That is SUCH a dad joke. But seriously.... Damn. That sucks. I am extremely prejudiced against spoiled children. Must be that dreaded Soviet upbringing talking. Those kids are lucky I wasn't on that plane - they would have experienced the results of said upbringing. Meat hooks and duct tape might have been involved, but I am sure other passengers would have had a much more pleasant flight.
I have flown with duct tape and zip ties since the seventies. Haven't had to use them yet, fortunately. But I've trained on planes for years, just in case.
I'll tell you a story, that was in Time Magazine, about my friend Bobby Hayden. May he rest in peace...
Him and his wife of forty years, Katie, were flying back to Massachusetts from California. As he always did, he quietly informed a flight attendant that he was a police officer, and that if the crew needed any assistance, to give him a signal.

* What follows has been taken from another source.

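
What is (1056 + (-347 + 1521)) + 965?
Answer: 3195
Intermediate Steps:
(1056 + (-347 + 1521)) + 965 = (1056 + 1174) + 965 = 2230 + 965 = 3195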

Mid flight, two lunatics get up, start screaming "the plane is going to crash", and start ripping open the overhead storage compartments and start throwing bags into the aisle.
The flight attendant signals Bobby, who calmly gets up, knocks out the closest guy with a left hook from hell, grabs the second guy, picks him up and drops him on his head, knocking him out cold as well. Then he and the other passengers tie them up with people's neck ties and belts from their pants, gag them and drag them to the back of the plane.
The passengers go nuts, cheering and applauding. The whole time Katie is reading a novel, and doesn't even look up. A guy beside her, who's applauding wildly, says to her, "I can't believe you didn't even stop reading!"
Katie still doesn't look up. She says, "Yeah, well, he's been doing this stuff his whole life, I've never read this book before."
I read that article every year and still laugh.